Well, life goes on, so it’s time to take inventory of what we have going forward and what we need to do to bring back the pre-accident magic.

J.J. Watt – If anyone can become what he used to be, it’s J.J. Sadly, that sentence has been typed too many offseasons in a row now. Odds are he’ll descend from his superhuman heights and become an above-average defender going forward. That’s if he can make it through a full campaign.

Jadeveon Clowney – All indicators are this guy is a force of nature set to wreak defensive havoc for years to come – and there was much rejoicing.

Whitney Mercilus – Unlike Watt, I fully predict Whitney to return to full strength and continue to elevate his game. If anything, the year off should bring him back even better than he was last September.

Deshaun Watson – This kid is special. Clemson coach Dabo Swinney called it, like Babe Ruth calling his infamous home run. Not only will he return at full strength, he’s going to the Pro Bowl next year as the best quarterback in the AFC.

Deandre Hopkins – His quest to unseat Andre Johnson as the best Houston Texans receiver of all time will continue in 2018. Nonbelievers will believe in just how special this guy can be.

Mike Vrabel – This is a hard one to quantify. I watched Vrabel coaching up linebackers at training camp a few years ago and walked away convinced this guy was the next Romeo Crennel. The stats from last season would argue against that conviction. Was it a personnel deficiency that t-boned Vrabel’s drive to work, like the accident that took mine out? If so, why didn’t he have the scheme to overcome it? Learning curve, maybe? Either way, I’m willing to give him another shot before drawing conclusions.

Bill O’Brien – While he’s certainly no Jon Gruden, I’m not convinced anyone else in the head coach candidate pool is any better than B’OB. At the end of the day, I really like the guy and prefer to remember the 57-14 dismantling of the Not-The-Oilers (how are they in the Divisional Round of the playoffs anyway?) instead of the 4-12 season record as the hallmark of 2017.

This brings us to what I feel is the biggest question mark and indicator of future success:

Insert General Manager Name Here – With two playoff teams snubbing Houston’s interest in interviewing their front office people, the pool of candidates is very murky. As football fans, there’s little that’s harder to project forward than the potential success of a GM. There are no stats to base predictions on, other than success of former employers. Let’s take Charley Casserly as an example; he was part of all four of the Washington Redskins championship teams. He didn’t do much here. Mike Lombardi helped build the late 90s/early 2000s Oakland Raiders and then contributed to the perpetual stench on the field in Cleveland.

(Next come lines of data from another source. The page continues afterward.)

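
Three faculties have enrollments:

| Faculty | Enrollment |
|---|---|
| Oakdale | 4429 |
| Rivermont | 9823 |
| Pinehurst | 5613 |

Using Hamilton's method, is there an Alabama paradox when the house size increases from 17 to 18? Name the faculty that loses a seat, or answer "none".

At 17 seats: Oakdale 4, Rivermont 8, Pinehurst 5.
At 18 seats: Oakdale 4, Rivermont 9, Pinehurst 5.
No faculty's allocation decreased.

none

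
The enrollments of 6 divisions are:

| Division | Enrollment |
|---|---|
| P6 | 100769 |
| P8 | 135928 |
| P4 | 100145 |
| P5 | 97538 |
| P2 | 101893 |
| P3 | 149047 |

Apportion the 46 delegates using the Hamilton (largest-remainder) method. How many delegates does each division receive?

P6 7, P8 9, P4 7, P5 6, P2 7, P3 10

Total 685320; standard divisor 685320/46 ≈ 14898.261.
Standard quotas: P6 6.7638, P8 9.1237, P4 6.7219, P5 6.5469, P2 6.8393, P3 10.0043.
Lower quotas: P6 6, P8 9, P4 6, P5 6, P2 6, P3 10 (sum 43, leaving 3 seats).
Remainders in descending order: P2 0.8393, P6 0.7638, P4 0.7219, P5 0.5469, P8 0.1237, P3 0.0043.
The surplus seats go to P2, P6, P4.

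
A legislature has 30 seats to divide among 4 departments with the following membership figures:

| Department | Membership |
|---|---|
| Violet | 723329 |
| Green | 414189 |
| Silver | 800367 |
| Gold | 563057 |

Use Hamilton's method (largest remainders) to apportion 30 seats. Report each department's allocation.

Total 2500942; standard divisor 2500942/30 ≈ 83364.733.
Standard quotas: Violet 8.6767, Green 4.9684, Silver 9.6008, Gold 6.7541.
Lower quotas: Violet 8, Green 4, Silver 9, Gold 6 (sum 27, leaving 3 seats).
Remainders in descending order: Green 0.9684, Gold 0.7541, Violet 0.6767, Silver 0.6008.
Largest remainders: Green, Gold, Violet receive the extra seats.

Violet: 9; Green: 5; Silver: 9; Gold: 7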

It’s really a hit-or-miss thing. But in order to move forward, as O’Brien said, we need a GM who is aligned with the existing team, coaching staff and vision. Otherwise 2018 is lost before it begins.

The new GM has to shore up the defensive backfield, finally do something about the utterly horrendous offensive line, and add depth pretty much everywhere. If the GM can do that, 2018 will be bright. However, doing it without a high-round draft pick or much trade capital to gain one means building through free agency and the later rounds in the 2018 NFL Draft.

Unfortunately, Houston hasn’t had much luck going that route in its brief history. But this is the off-season, where hope springs eternal!